Table 'Address'. Scan count 1, logical reads 346, physical reads 1, read-ahead reads 344, lob logical reads 0, lob physical reads 0, lob read-ahead reads 0.

(1 row(s) affected)

SQL Server Execution Times:

CPU time = 93 ms, elapsed time = 855 ms.

SQL Server Execution Times:

CPU time = 0 ms, elapsed time = 0 ms.

Here we can see Read Ahead Read is 150, that means to fetch 19972 records, database storage engine gets 150 eight K pages to cache before plan get executed. Now let’s check Without Read Ahead Read

dbcc traceon(652,-1)

dbcc dropcleanbuffers --do not run this on prod

dbcc freeproccache() --do not run this on prod

set statistics io on

set statistics time on

-- select * from dbo.person

select * from person.address

set statistics io off

set statistics time off

Let’s check what IO info is saying

(19614 row(s) affected)

Table 'Address'. Scan count 1, logical reads 345, physical reads 233, read-ahead reads 0, lob logical reads 0, lob physical reads 0, lob read-ahead reads 0.

(1 row(s) affected)

SQL Server Execution Times:

CPU time = 141 ms, elapsed time = 3041 ms.

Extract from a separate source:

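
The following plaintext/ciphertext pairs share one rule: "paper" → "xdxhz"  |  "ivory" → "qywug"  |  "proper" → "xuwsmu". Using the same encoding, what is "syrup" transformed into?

Shifts by position in paper: pos 0: p→x (+8), pos 1: a→d (+3), pos 2: p→x (+8), pos 3: e→h (+3) — repeating every 2. It's a Vigenère-style cipher with numeric key [8,3]: position i shifts by key[i mod 2].
On syrup: s+8=a, y+3=b, r+8=z, u+3=x, p+8=x.

abzxx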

SQL Server Execution Times:

CPU time = 0 ms, elapsed time = 0 ms.

Here clearly we can see the difference, read ahead read give better elapsed time compare to Physical Read.

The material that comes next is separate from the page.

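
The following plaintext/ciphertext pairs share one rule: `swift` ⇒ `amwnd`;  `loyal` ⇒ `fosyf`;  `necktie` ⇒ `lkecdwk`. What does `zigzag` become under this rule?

s(18)→a(0) and w(22)→m(12) fit y≡3x+24 (mod 26); the inverse of 3 mod 26 is 9. This is an affine cipher: with a=0,…,z=25, each position x becomes (3x+24) mod 26.
Applying it to zigzag: z(25)→3·25+24≡21=v; i(8)→3·8+24≡22=w; g(6)→3·6+24≡16=q; z(25)→3·25+24≡21=v; a(0)→3·0+24≡24=y; g(6)→3·6+24≡16=q (all mod 26).

vwqvyq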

Conclusion: Read Ahead Read perform well as compared to physical read in our case.

Enjy coding…SQL J

Post Reference: Vikram Aristocratic Elfin Share

Monday, November 19, 2018

Logical Read, Physical Read and Buffer Cash hit

Logical Reads:

This is also known as cache hit, which means reading pages from cache memory instead of disk. Logical reads in

Logical read specifies total number of data pages needed to be accessed from data cache to process query. It is very possible that logical read will access same data pages many times, so count of logical read value may be higher than actual number of pages in a table. Usually the best way to reduce logical read is to apply correct index or to rewrite the query.

Physical Reads
Physical read indicates total number of data pages that are read from disk. In case no data in data cache, the physical read will be equal to number of logical read. And usually it happens for first query request. And for subsequent same query request the number will be substantially decreased because the data pages have been in data cache.

Buffer Cash Hit Ratio:

The more logical read count, better would be cash hit ratio.
(logical reads – physical reads)/logical read * 100%. The high buffer hit ratio (if possible to near 100%) indicates good database performance.

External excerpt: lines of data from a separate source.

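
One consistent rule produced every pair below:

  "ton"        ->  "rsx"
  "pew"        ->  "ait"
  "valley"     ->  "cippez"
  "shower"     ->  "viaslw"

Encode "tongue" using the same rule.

iykrsx

The output letters match the input read backwards, each shifted +4: ton reversed is not. The word is reversed, then every letter is shifted forward by 4.
For tongue: reverse → eugnot; then shift: e+4=i, u+4=y, g+4=k, n+4=r, o+4=s, t+4=x.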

Some warning on high number of logical read:

Higher number of Logical Reads tends high memory usage, but there are various way by which we can reduce higher number of logical read

Remove Improper/Useless/Insufficient Indexes: Indexes should be build on the basis of data access or retrieval process if any of the indexes is build on the columns which are not used in a query will leads to High Logical reads and will degrade the performance while reads and writing the data....
Poor Fill Factor/Page Density: Page use should not be very less. otherwise large number of page will be used for small amount of data which will also leads to High Logical Reads....
Wide Indexes: Indexing on the large number of columns will leads to high logical reads....
Index scanning: if query is leads to index scanning on the table then logical reads will be high...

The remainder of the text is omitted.